The so-called “baby in a bag” will be part of the display and material distribution offered by Peter’s Net.

“Patrons who are interested may take a ‘baby in a bag’ from the booth. Young children must have the consent of the adult accompanying the child, but no particular age restrictions apply,” Buting said.

No additional restrictions will apply to distribution of the material.

Paula Emmerth, executive director of Peter’s Net, said she is “very grateful for the intervention and help supplied by the Thomas More Society.

“The Thomas More Society believes very strongly that Catholics have a right to be heard and to have an equal voice in the marketplace of ideas in our country,” Emmerth said. “Peter’s Net has had a great fair season so far and we’re looking forward to promoting the Catholic faith again this year at the Walworth County Fair.”

Peter’s Net evangelization plans for 2014 included appearances at the Racine and Kenosha county fairs in Wisconsin and the Boone and McHenry county fairs in Illinois.

“We want to reach as many parishes as we can,” Emmerth said. 

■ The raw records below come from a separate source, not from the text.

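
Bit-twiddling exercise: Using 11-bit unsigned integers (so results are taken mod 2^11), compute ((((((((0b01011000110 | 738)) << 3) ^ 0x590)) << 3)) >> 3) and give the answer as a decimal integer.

0b01011000110 = 01011000110
738 = 01011100010
→ | → 01011100110 = 742
→ << 3 (mod 2^11) → 11100110000 = 1840
0x590 = 10110010000
→ ^ → 01010100000 = 672
→ << 3 (mod 2^11) → 10100000000 = 1280
→ >> 3 → 00010100000 = 160

160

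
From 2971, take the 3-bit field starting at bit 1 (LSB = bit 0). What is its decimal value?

5

v = 0101110011011
Shift right by 1: 010111001101
Mask low 3 bits: 101 = 5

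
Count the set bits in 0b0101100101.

n = 101100101
Count the 1s: 1 + 1 + 1 + 1 + 1 = 5

5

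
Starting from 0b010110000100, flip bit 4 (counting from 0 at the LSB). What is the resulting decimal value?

x = 010110000100
bit 4 is currently 0; toggle it via x ^ (1 << 4) = x ^ 16
→ 010110010100 = 1428

1428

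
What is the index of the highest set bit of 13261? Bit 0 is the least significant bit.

13261 = 11001111001101
The topmost 1 is at position 13 (since 2^13 = 8192 ≤ 13261 < 16384).

13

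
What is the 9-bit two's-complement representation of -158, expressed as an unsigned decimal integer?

158 in 9 bits: 010011110
Invert: 101100001
Add 1:  101100010 = 354
(Check: 2^9 - 158 = 512 - 158 = 354.)

354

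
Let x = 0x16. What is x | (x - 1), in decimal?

23

x = 10110 = 22
x - 1 = 10101
OR    = 10111 = 23
(x | (x - 1) sets all bits below the lowest set bit.)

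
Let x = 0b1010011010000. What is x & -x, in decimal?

16

x = 1010011010000 = 5328
-x (two's complement) = …0101100110000
AND   = 0000000010000 = 16
(x & -x isolates the lowest set bit of x.)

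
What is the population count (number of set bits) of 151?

151 = 10010111
Count the 1s: 1 + 1 + 1 + 1 + 1 = 5

5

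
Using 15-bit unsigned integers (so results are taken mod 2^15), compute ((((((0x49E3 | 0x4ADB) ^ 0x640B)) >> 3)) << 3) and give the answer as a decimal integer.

12272

0x49E3 = 100100111100011
0x4ADB = 100101011011011
→ | → 100101111111011 = 19451
0x640B = 110010000001011
→ ^ → 010111111110000 = 12272
→ >> 3 → 000010111111110 = 1534
→ << 3 (mod 2^15) → 010111111110000 = 12272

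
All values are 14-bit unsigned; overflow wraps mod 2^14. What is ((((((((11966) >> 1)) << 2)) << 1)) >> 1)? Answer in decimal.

11966 = 10111010111110
→ >> 1 → 01011101011111 = 5983
→ << 2 (mod 2^14) → 01110101111100 = 7548
→ << 1 (mod 2^14) → 11101011111000 = 15096
→ >> 1 → 01110101111100 = 7548

7548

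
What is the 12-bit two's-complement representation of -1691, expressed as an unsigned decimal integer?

1691 in 12 bits: 011010011011
Invert: 100101100100
Add 1:  100101100101 = 2405
(Check: 2^12 - 1691 = 4096 - 1691 = 2405.)

2405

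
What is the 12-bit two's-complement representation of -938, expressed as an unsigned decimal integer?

938 in 12 bits: 001110101010
Invert: 110001010101
Add 1:  110001010110 = 3158
(Check: 2^12 - 938 = 4096 - 938 = 3158.)

3158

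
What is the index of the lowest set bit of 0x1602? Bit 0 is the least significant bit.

0x1602 = 1011000000010
Trailing zeros: 1, so the lowest set bit is bit 1 (value 2).

1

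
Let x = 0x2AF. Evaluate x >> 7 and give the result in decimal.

0x2AF = 1010101111
shift right by 7 → 0000000101 = 5
(equivalently, floor(687 / 128))

5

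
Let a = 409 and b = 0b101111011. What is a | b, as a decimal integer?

409 = 110011001
b = 101111011
 OR → 111111011 = 507

507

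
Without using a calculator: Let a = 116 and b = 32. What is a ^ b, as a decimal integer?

84

116 = 1110100
32 = 0100000
XOR → 1010100 = 84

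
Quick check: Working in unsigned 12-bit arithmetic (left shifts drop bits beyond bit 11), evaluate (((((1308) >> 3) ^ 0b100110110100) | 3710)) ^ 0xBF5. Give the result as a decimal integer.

1308 = 010100011100
→ >> 3 → 000010100011 = 163
0b100110110100 = 100110110100
→ ^ → 100100010111 = 2327
3710 = 111001111110
→ | → 111101111111 = 3967
0xBF5 = 101111110101
→ ^ → 010010001010 = 1162

1162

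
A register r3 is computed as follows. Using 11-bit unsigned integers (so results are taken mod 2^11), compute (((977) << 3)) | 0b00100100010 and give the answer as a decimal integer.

977 = 01111010001
→ << 3 (mod 2^11) → 11010001000 = 1672
0b00100100010 = 00100100010
→ | → 11110101010 = 1962

1962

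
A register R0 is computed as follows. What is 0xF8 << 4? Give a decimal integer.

0xF8 = 000011111000
shift left by 4 → 111110000000 = 3968
(equivalently, 248 × 2^4 = 248 × 16)

3968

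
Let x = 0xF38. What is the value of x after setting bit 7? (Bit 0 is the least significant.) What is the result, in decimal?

x = 111100111000
bit 7 is currently 0; set it via x | (1 << 7) = x | 128
→ 111110111000 = 4024

4024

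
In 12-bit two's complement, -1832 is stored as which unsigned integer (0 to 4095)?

2264

1832 in 12 bits: 011100101000
Invert: 100011010111
Add 1:  100011011000 = 2264
(Check: 2^12 - 1832 = 4096 - 1832 = 2264.)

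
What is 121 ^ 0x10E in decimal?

375

121 = 001111001
0x10E = 100001110
XOR → 101110111 = 375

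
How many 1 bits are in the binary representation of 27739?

9

27739 = 110110001011011
Count the 1s: 1 + 1 + 1 + 1 + 1 + 1 + 1 + 1 + 1 = 9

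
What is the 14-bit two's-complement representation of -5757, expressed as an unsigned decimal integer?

10627

5757 in 14 bits: 01011001111101
Invert: 10100110000010
Add 1:  10100110000011 = 10627
(Check: 2^14 - 5757 = 16384 - 5757 = 10627.)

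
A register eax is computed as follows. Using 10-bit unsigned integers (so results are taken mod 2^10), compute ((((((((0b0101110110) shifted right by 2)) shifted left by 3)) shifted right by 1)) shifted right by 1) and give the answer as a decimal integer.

186

0b0101110110 = 0101110110
→ shifted right by 2 → 0001011101 = 93
→ shifted left by 3 (mod 2^10) → 1011101000 = 744
→ shifted right by 1 → 0101110100 = 372
→ shifted right by 1 → 0010111010 = 186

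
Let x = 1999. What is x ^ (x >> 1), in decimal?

x = 11111001111 = 1999
x>>1 = 01111100111
XOR  = 10000101000 = 1064
(x ^ (x >> 1) gives the standard binary-reflected Gray code of x.)

1064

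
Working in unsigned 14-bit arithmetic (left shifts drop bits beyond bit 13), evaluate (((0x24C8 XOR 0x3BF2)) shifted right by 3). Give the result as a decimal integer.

0x24C8 = 10010011001000
0x3BF2 = 11101111110010
→ XOR → 01111100111010 = 7994
→ shifted right by 3 → 00001111100111 = 999

999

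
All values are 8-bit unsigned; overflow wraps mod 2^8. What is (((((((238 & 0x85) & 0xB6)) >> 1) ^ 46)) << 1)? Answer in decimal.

238 = 11101110
0x85 = 10000101
→ & → 10000100 = 132
0xB6 = 10110110
→ & → 10000100 = 132
→ >> 1 → 01000010 = 66
46 = 00101110
→ ^ → 01101100 = 108
→ << 1 (mod 2^8) → 11011000 = 216

216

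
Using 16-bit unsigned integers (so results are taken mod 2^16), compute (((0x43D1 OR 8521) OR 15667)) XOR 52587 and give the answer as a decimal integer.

0x43D1 = 0100001111010001
8521 = 0010000101001001
→ OR → 0110001111011001 = 25561
15667 = 0011110100110011
→ OR → 0111111111111011 = 32763
52587 = 1100110101101011
→ XOR → 1011001010010000 = 45712

45712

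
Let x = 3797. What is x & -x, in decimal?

1

x = 111011010101 = 3797
-x (two's complement) = …000100101011
AND   = 000000000001 = 1
(x & -x isolates the lowest set bit of x.)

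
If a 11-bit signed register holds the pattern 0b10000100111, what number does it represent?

pattern = 10000100111 (MSB is 1 ⇒ negative)
Invert: 01111011000, add 1 → 01111011001 = 985, so the value is -985.
(Equivalently: 1063 - 2^11 = 1063 - 2048 = -985.)

-985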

Peter’s Net will have to undergo normal lease renewal procedures each year, Buting said.

“They are looking forward to a long-term relationship with the Walworth County Fair and its patrons,” he said.

Buting said the Thomas More Society sees the agreements as another significant chapter in its effort to preserve religious freedom and expression.

“The Thomas More Society saw this matter to be of importance not only to its members and benefactors, but also in preserving religious freedom and expressions as a whole. We are very pleased at the successful outcome we achieved,” Buting said.

Fair officials declined to comment on the situation.

When reached through the marketing/public relations department, Walworth County Fair board president, David Adams, declined to comment on the resolution of the situation.